In June, Friends of the Ferguson are planning two major events. The first is the National Flag Day Celebration at 10 a.m. on Saturday, June 14 at the Ferguson Home Museum. We have invited students who are attending Boys State or Girls State to raise the Oklahoma state and United States flags. We will celebrate our United States flag. The main speaker will be the Oklahoma State Historian, Matthew Pearce, Ph.D. He will speak on the Oklahoma State Flag which this year is celebrating a centennial (100 years) since being adopted.
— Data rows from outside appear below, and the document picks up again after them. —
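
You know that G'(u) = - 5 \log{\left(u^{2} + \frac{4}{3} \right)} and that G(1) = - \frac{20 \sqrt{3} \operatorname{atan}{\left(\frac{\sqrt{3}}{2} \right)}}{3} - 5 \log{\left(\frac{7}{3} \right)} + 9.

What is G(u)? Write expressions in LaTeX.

Recover the given G'(u) by differentiating a candidate G(u); any mismatch rules it out.
A general antiderivative is - 5 u \log{\left(u^{2} + \frac{4}{3} \right)} + 10 u - \frac{20 \sqrt{3} \operatorname{atan}{\left(\frac{\sqrt{3} u}{2} \right)}}{3} + C.
The condition gives C = - \frac{20 \sqrt{3} \operatorname{atan}{\left(\frac{\sqrt{3}}{2} \right)}}{3} - 5 \log{\left(\frac{7}{3} \right)} + 9 - (- \frac{20 \sqrt{3} \operatorname{atan}{\left(\frac{\sqrt{3}}{2} \right)}}{3} - 5 \log{\left(\frac{7}{3} \right)} + 10) = -1.
So G(u) = - 5 u \log{\left(u^{2} + \frac{4}{3} \right)} + 10 u - \frac{20 \sqrt{3} \operatorname{atan}{\left(\frac{\sqrt{3} u}{2} \right)}}{3} - 1.
Check: d/du[- 5 u \log{\left(u^{2} + \frac{4}{3} \right)} + 10 u - \frac{20 \sqrt{3} \operatorname{atan}{\left(\frac{\sqrt{3} u}{2} \right)}}{3} - 1] = - 5 \log{\left(u^{2} + \frac{4}{3} \right)} = G'(u).

G(u) = - 5 u \log{\left(u^{2} + \frac{4}{3} \right)} + 10 u - \frac{20 \sqrt{3} \operatorname{atan}{\left(\frac{\sqrt{3} u}{2} \right)}}{3} - 1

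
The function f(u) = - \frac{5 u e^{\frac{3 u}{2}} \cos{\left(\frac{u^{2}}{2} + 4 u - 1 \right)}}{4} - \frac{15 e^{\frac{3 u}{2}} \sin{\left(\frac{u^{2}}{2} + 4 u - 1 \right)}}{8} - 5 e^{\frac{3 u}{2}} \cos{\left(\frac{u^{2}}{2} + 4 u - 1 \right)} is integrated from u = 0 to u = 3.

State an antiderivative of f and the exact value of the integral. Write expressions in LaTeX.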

The history of our state flags is one worth knowing and appreciating. Our original state flag is being remembered on our current Oklahoma license plate, but our current flag has great symbolic meaning relative to our state.
Then, one week later, on Saturday, June 21, the Friends will host the annual Ferguson Tea. This year’s theme is Mad Hatter from Alice in Wonderland. Everyone is encouraged to wear hats. We have Mr. Ferguson’s original top hat he wore when he became governor of the Territory of Oklahoma. But stealing the show is Elva Ferguson’s hat pictured below. Tickets are $10 and proceeds go toward the Ferguson. There will be activities for young attendees. This will be a good opportunity to introduce them to a semiformal event.
The Friends of the Ferguson Home want to thank again all who came to the presentation May 22 on the Importance of preservation by Dr. Kay Decker. For a summertime scavenger hunt, parents might drive their children around to find signs for public buildings and attractions in your town. Dr. Decker had difficulty finding the Watonga Public Library, so she recommended we improve our signage.
To learn more about local signage, we recently visited a town of less than 5,000 that receives 3 million visitors annually, in an effort to learn how they use signs.
We appreciate the members of the Cheyenne and Arapaho who attended and told us about famous persons buried in the Native American Cemetery just south of the airport.
I plan to write about David Pendleton Oakerhater, a contemporary of the Fergusons who is buried there, along with Chief Henry Roman Nose.